Mais oui et la chose est plus fréquente qu'on ne le suppose; il y a certes des degrés depuis la brutalité sauvage de celui qui brise un meuble sur le dos de sa compagne, jusqu'à celui qui se borne à la saisir rudement par le bras et la faire pirouetter pour l'envoyer au loin ou celui qui, contenant ses poings frémissants, se limite à un regard furibond souligné d'un haussement d'épaules (double mimique insultante).
Quelle est l'origine de cette facilité à user d'un traitement aussi écrasant?
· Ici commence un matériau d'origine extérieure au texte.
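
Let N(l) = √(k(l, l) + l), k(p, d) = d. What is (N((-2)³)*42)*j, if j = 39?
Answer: 6552*I ≈ 6552.0*I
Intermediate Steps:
N(l) = √2*√l (N(l) = √(l + l) = √(2*l) = √2*√l)
(N((-2)³)*42)*j = ((√2*√((-2)³))*42)*39 = ((√2*√(-8))*42)*39 = ((√2*(2*I*√2))*42)*39 = ((4*I)*42)*39 = (168*I)*39 = 6552*I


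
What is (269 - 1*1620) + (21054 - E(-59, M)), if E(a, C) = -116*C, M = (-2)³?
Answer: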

La femme, elle, ne songe pas à l'employer; c'est le sentiment de sa faiblesse physique qui la retient, direz-vous; peut-être, mais il y a plus; car si on ose affirmer que son impuissance seule la maîtrise, il serait injuste de dire que tous les hommes qui ont... la main leste sont des lâches; il y en a parmi eux de très bons!
Il y a une autre cause qu'il faut chercher dans les caractères mêmes de l'homme et de la femme. Étudions-les quand ils sont jeunes, alors que la vie ne leur a point appris la science de la dissimulation; entre eux les petits garçons s'amusent également, bruyamment, sans phrases: quand, dans leurs jeux, un heurt se produit, ils élèvent vite la voix, après deux ou trois mots durs, ils lancent des coups de poings, des coups de pied, la bataille commence, ils demandent au hasard de la mêlée le triomphe de leur opinion.
Considérons maintenant des fillettes qui se querellent; leurs voix deviennent pointues, ironiques, méchantes; elles se lancent des pointes, elles ergotent, elles recherchent dans leur mémoire des souvenirs blessants; à bout de souffle, elles ne sont pas toujours à bout de rancune, elles conservent soigneusement leurs petits griefs pour les remettre au jour à l'occasion.
Garçonnets et petites filles sont entre eux de même force; il n'y a pas lieu d'invoquer ici l'inégalité des muscles pour expliquer la différence des procédés; cette différence tient aux caractères.
Quand l'enfant qui donnait des coups de poing pour remplacer une discussion est devenu mari, il n'a pas totalement changé et sa tendance naturelle le conduit toujours à cet expédient rapide; la petite fille devenue femme n'en reste pas moins raisonneuse, ergoteuse, elle se plait aux piqûres d'épingles, aux reparties blessantes.
Les deux adversaires emploient des armes très différentes; et même si le mari n'en arrive pas aux coups, il garde du moins l'habitude de clore brutalement la conversation et de ne point admettre les arguments multiples et variés; la femme au contraire se plait à ces joutes oratoires, à ce duel de phrases et de reproches, elle s'indigne et crie à la sauvagerie lorsqu'on l'empêche de se défendre par les seuls moyens qu'elle connaît.
Et cependant il serait si facile de s'entendre; que l'épouse aimante s'ingénie à cesser toutes les tracasseries, à résumer ses plaidoyers en quelques mots, que l'époux s'exerce à la patience et tâche d'accepter les discussions un peu longue sans colère; avec ces précautions la douce harmonie régnera, sans être troublée jamais ni par les coups, ni par les cris!

                                                                                                                  Mme Elise.

Mon Dimanche, revue populaire illustrée, 17 mars 1907.